Am Donnerstag fand in mehreren Häusern des ehemaligen norwegischen Ministerpräsidenten Thorbjørn Jagland eine polizeiliche Razzia statt. Zuvor wurde seine Immunität durch einstimmigen Beschluss im Europarat aufgehoben.
Der heute 74-jährige Jagland war nach seiner Amtszeit als norwegischer Regierungschef in den neunziger Jahren von 2009 bis 2019 Generalsekretär des Europarats, und er war Vorsitzender des norwegischen Nobelpreiskomitees. Die Razzien wurden im Rahmen einer korruptionsrechtlichen Untersuchung über Jaglands Verbindungen zum verurteilten Sexualstraftäter Jeffrey Epstein durchgeführt.
Dem sozialdemokratischen Spitzenpolitiker wird in der Korruptionsklage unter anderem zur Last gelegt, dass er mehrfach in verschiedenen Anwesen des verurteilten Sexualstraftäters übernachtet haben soll. Es ginge nicht nur um kurze Treffen, sondern um Aufenthalte von jeweils mehreren Tagen, berichtete unter anderem das österreichische Nachrichtenportal newsflix am Donnerstag. Bei der Razzia seien Jaglands Wohnung in Oslo, ein Haus an der norwegischen Ostküste, und weitere Ferienimmobilien durchsucht worden.
Putin ist schuld am Kontakt zwischen Epstein und Jagland
Laut einem Wikipediabeitrag vom 13. Februar 2026 ging es bei den norwegischen Korruptionsermittlungen um “Geschenke, bezahlte Reisen und Kredite” während seiner Zeit als Vorsitzender des Nobelkomitees. Wikipedia erklärt aber auch Epsteins Motive für seine Verbindung zu Jagland: Epstein habe mit Jagland verkehrt, um von diesem ein Treffen mit Wladimir Putin arrangiert zu bekommen. Weil Epstein sich mit Wladimir Putin treffen wollte, musste er Jagland seine Häuser überlassen, erklärt Wikipedia den Grund der Verbindung zwischen Epstein und Jagland.
Über die Klage seitens der norwegischen Behörden gegen ihren früheren Regierungschef wegen “grober Korruption” berichtete am Donnerstag auch die New York Times (NYT). Laut NYT ginge aus den vom US-Justizministerium veröffentlichten Unterlagen hervor, “dass Herr Epstein und Herr Jagland ein enges Verhältnis hatten und sich in herzlichen Nachrichten über Mahlzeiten, Treffen und vieles mehr austauschten”.
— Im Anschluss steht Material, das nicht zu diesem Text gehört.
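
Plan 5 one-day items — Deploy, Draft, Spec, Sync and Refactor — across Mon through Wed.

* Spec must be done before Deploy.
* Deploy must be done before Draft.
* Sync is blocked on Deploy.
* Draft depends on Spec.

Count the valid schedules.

Enumerating: Draft=Wed, Sync=Wed, Deploy=Tue, Refactor=Mon, Spec=Mon | Sync in Wed, Draft in Wed, Spec in Mon, Deploy in Tue, Refactor in Tue | Draft in Wed; Deploy in Tue; Refactor in Wed; Spec in Mon; Sync in Wed.

3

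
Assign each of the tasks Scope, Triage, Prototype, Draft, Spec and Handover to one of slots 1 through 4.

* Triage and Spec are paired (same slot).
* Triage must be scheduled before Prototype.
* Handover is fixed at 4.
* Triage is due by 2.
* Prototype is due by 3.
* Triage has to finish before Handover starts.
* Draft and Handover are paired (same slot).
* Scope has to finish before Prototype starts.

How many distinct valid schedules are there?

Splitting on Scope: it can be 1 (3), 2 (2). Listing each branch's schedules as (Triage, Prototype, Draft, Spec, Handover):
Scope=1: (1,2,4,1,4) (1,3,4,1,4) (2,3,4,2,4) — 3.
Scope=2: (1,3,4,1,4) (2,3,4,2,4) — 2.
Summing: 3 + 2 = 5.

5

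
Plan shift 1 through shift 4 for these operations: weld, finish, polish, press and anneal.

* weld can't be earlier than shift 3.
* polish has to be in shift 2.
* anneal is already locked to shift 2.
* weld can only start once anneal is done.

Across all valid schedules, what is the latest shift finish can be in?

finish at shift 4 is achievable: anneal=shift 2; press=shift 1; weld=shift 3; polish=shift 2; finish=shift 4.

shift 4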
So frage Herr Jagland in einer E-Mail vom Februar 2015 an, ob er bei seinem Aufenthalt in Frankreich in der Pariser Wohnung von Herrn Epstein übernachten dürfe. Dies sei ihm gestattet worden. In der Anklage gegen Jagland ginge es aber laut NYT offenbar weniger um dessen enges Verhältnis zum verurteilten Sexualstraftäter Epstein. Die NYT hebt vielmehr hervor, dass die Epstein-Akten (nicht näher beschriebene) “Aktivitäten des Außenministeriums, Zahlungen, Sicherheitsmaßnahmen und weitere Themen” enthüllten. Dazu würde ein norwegischer Untersuchungsausschuss jetzt Anhörungen durchführen.
Die Zeitung erwähnt im weiteren Verlauf des Artikels, “dass auch andere prominente Norweger nun im Fokus der Aufmerksamkeit stehen”: Kronprinzessin Mette-Marit, der ehemalige norwegische Außenminister Borge Brende, der jetzt das Weltwirtschaftsforum leitet, und Mona Juul, die als Botschafterin in Jordanien und im Irak suspendiert wurde.
Obwohl die Epstein-Akten sich weltweit auswirkten, habe Norwegen quasi besonderes Pech gehabt. Dazu kommentiert die Zeitung über die in das Netzwerk des verurteilten Kindervergewaltigers Epstein verflochtenen Politiker:
“Die Veröffentlichung der Epstein-Akten hat weltweit Auswirkungen gehabt, und obwohl offenbar keine Region davon verschont geblieben ist, wurde Norwegen besonders hart getroffen.”
Besonders besorgt sei man aber weiterhin über die potenzielle Verflechtung von Epstein mit “Russland” heißt es am Ende des NYT-Beitrages. Dazu habe der norwegische Untersuchungsausschuss das Außenministerium öffentlich gefragt:
“Was unternimmt das Außenministerium, um die möglichen Verbindungen der in den Epstein-Akten erwähnten norwegischen Persönlichkeiten des öffentlichen Lebens zu Russland zu untersuchen?”